Love the new wintry photo on your blog.

Golden West said...

What a glorious day in the Dales, Weaver! You're the best "shot" of all today, taking such wonderful pictures - quite beautiful, really. Thanks for taking me along with you and Tess.

Bovey Belle said...

That wonderful photograph makes me shiver! The guys who have the shoot on Next Door's land were out after their pheasants today. Que all cats outside decided to come inside and who can blame them! It seems much colder today so I am guessing we will soon have our first frost.

Dick said...

Lovely photos and a vivid verbal picture alongside.

I've just returned from a walk with Reuben, Rosie and Maisie across the fields to the new house. As we approached the front door, a wren darted fearlessly across our path and watched us into the house from the laurel bush.

MarmaladeRose said...

Hmmm. I can smell that Christmas cake, it's making my tummy rumble. Think I really ought to make ours this week. (Been saying that for the last 3 weeks!)
Tess looks a bit 'Queen Victoria-ish' in that new photo, certainly posing.
Good to hear your getting back into the sewing habit. Love the book cover, very nice.

Arija said...

How delightfully peaceful your countryside and baking sound ,,, except for the male bonding banging away across the fields.
I love the thought of the aroma of baking in your house,the hoar frost on the trees and the earliest of earlies poking up their heads ahead of time, or are they predicting a mild winter?

Studio Sylvia said...

What a gorgeous photo of the hoar frost! Lovely descriptions conjure up beautiful images of your walk Weaver. Well if the men are making as much noise as I imagine, hopefully the wildlife has heeded the warning. Christmas cakes in the kitchen? delicious aromas which I can only drool over.

Penny said...

The new header is a beauty, andthe smell o baking, I love it but no one eats fuit cake in my family anymore.

ewix said...

This was a particularly lovely post, Weaver.
I was with you every step of the way. The birds, Tess and the rabbits.
So important that you record these things so precisely.
We never had a gun in the house and used to send for Tim from down the road if we had a rat....
Happy baking.

Elisabeth said...

It is a treat to wander with you through your house out into the fields, with Tess at your side, even against the horrible background blaring of those infernal guns. I hope they missed their mark.

But you, Weaver, never miss. And the images are so wonderful.
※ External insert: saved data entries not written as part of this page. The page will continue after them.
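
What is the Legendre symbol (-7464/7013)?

(-7464/7013)
  = (7464/7013)    [7013 ≡ 1 mod 4 ⇒ (-1/7013) = +1]
  = (451/7013)    [7464 ≡ 451 mod 7013]
  = (7013/451)    [QR: 7013 ≡ 1 mod 4, sign kept]
  = (248/451)    [7013 ≡ 248 mod 451]
  = -(31/451)    [451 ≡ 3 mod 8 ⇒ (2/451)^3 = -1]
  = (451/31)    [QR: both ≡ 3 mod 4, sign flips]
  = (17/31)    [451 ≡ 17 mod 31]
  = (31/17)    [QR: 17 ≡ 1 mod 4, sign kept]
  = (14/17)    [31 ≡ 14 mod 17]
  = (7/17)    [17 ≡ 1 mod 8 ⇒ (2/17) = +1]
  = (17/7)    [QR: 17 ≡ 1 mod 4, sign kept]
  = (3/7)    [17 ≡ 3 mod 7]
  = -(7/3)    [QR: both ≡ 3 mod 4, sign flips]
  = -(1/3)    [7 ≡ 1 mod 3]
  = -1    [(1/3) = 1]

-1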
I love to see snow/frost covered trees at my desktop while outside my window a hot summer sun shines.

mansuetude said...

i feel a song in your writing voice, one can travel its rhythms quite lovely.

Cloudia said...

Enjoyed this walk so much that I feel like barking at a rabbit myself...



Aloha, Friend!


Comfort Spiral

The Weaver of Grass said...

Hi everyone on this pouring wet morning - after yesterday's sunshine it has been wet all night, the river is over, we are cut off from our lunch date today and all the fields are flooded. Such is the temperament of British weather.
Glad you like the new header. It was taken last winter when we had several hoar frosts - they are quite rare here but when they occur they are magic.
Seven pheasants appeared under our pine trees during the shoot - at least they are learning to keep out of the way.
I am just donning wellies to go out and take a photograph so that on today's blog you can all see just how awful the weather is.
As usual, thank you for the comments.
Thanks poet for the compliment on the handwriting - not sure why I move away from the margin - there could be something psychological in it!

ChrisJ said...

What a beautiful photo of hoar frost! I certainly enjoyed your walk. Tess looks adorable enough to be hugged, but perhaps a bit too wriggly? I have never seen a bullfinch, tho I studied birds while at teacher's college near Bakewell. I had to learn most of the birds over again when we moved to the States. We don't have such a great variety in Southern Californis, but I imagine green and bushy places like Pennsylvania have more variety.

Pat Posner said...

Love the header photo, Weaver.

Tim & Ted and I enjoyed sharing your walk.

xxPat

Pamela Terry and Edward said...

How I do hate hunting season. I shall never understand the "joy" of killing animals.

I do love the new photograph of the beauty Tess!!